“Fourteen kilometers. Murad has pondered that number hundreds of times in the last year, trying to decide whether the risk was worth it. Some days he told himself that the distance was nothing, a brief inconvenience, that the crossing would take as little as thirty minutes if the weather was good. He spent hours thinking about what he would do once he was on the other side, imagining the job, the car, the house. Other days he could think only about the coast guards, the ice-cold water, the money he’d have to borrow, and he wondered how fourteen kilometers could separate not just two countries but two universes.”

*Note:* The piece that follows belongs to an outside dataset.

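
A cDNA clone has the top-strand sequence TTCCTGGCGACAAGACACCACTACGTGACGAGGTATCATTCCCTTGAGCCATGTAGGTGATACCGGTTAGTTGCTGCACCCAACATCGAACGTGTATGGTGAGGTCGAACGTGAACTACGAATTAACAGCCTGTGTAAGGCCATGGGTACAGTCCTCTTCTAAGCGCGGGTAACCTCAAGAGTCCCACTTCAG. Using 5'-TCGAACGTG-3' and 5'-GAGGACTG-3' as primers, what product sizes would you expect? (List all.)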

Four Moroccans – Murad, Aziz, Halima, and Faten – are thrown together under the most extraordinary circumstances; they meet on a small, inflatable boat as they are attempting to emigrate to Spain. Laila Lalami’s delicate, precise prose creates a compelling and divergent backstory for each refugee and at least the beginnings of understanding as to why these people – and uncountable others – would risk their lives to leave their home country. Lalami speaks of political oppression, religious fervor, domestic abuse, and the dream of opportunity. And just as each of these four emigres has a different reason to flee, so do they each have a dramatically different future ahead of them.
“Hope and Other Dangerous Pursuits” is a diminutive book, weighing little and taking up minimal real estate. Its lightness, however, is deceptive. Lalami’s writing is quietly angry at times, joyfully sarcastic at others.
“Larbi was in shock. His only daughter, dressed like some ignorant peasant! But even peasants didn’t dress like that. She wasn’t talking about wearing some traditional country outfit. No, she wanted the accoutrements of the new breed of Muslim Brothers: headscarf tightly folded around her face, severe expression anchored in her eyes. His precious daughter. She would look like those rabble-rousers you see on live news channels, eyes darting, mouths agape, fists raised. But, he tried to tell himself, maybe this was just a fleeting interest, maybe it would all go away. After all, Noura had had other infatuations.”
While overtly political in its subject matter – and how could a book about immigration not be – “Hope and Other Dangerous Pursuits” doesn’t impose any particular ideology. Lalami presents stories, humanizes a culture and country with which many westerners are unfamiliar. Her characters, like their country and their relationships, are flawed; their hopes and dreams, like many hopes and dreams, are imperfect. Laila Lalami has written a story not just about her home country, but about the vitality and essentialness of hope.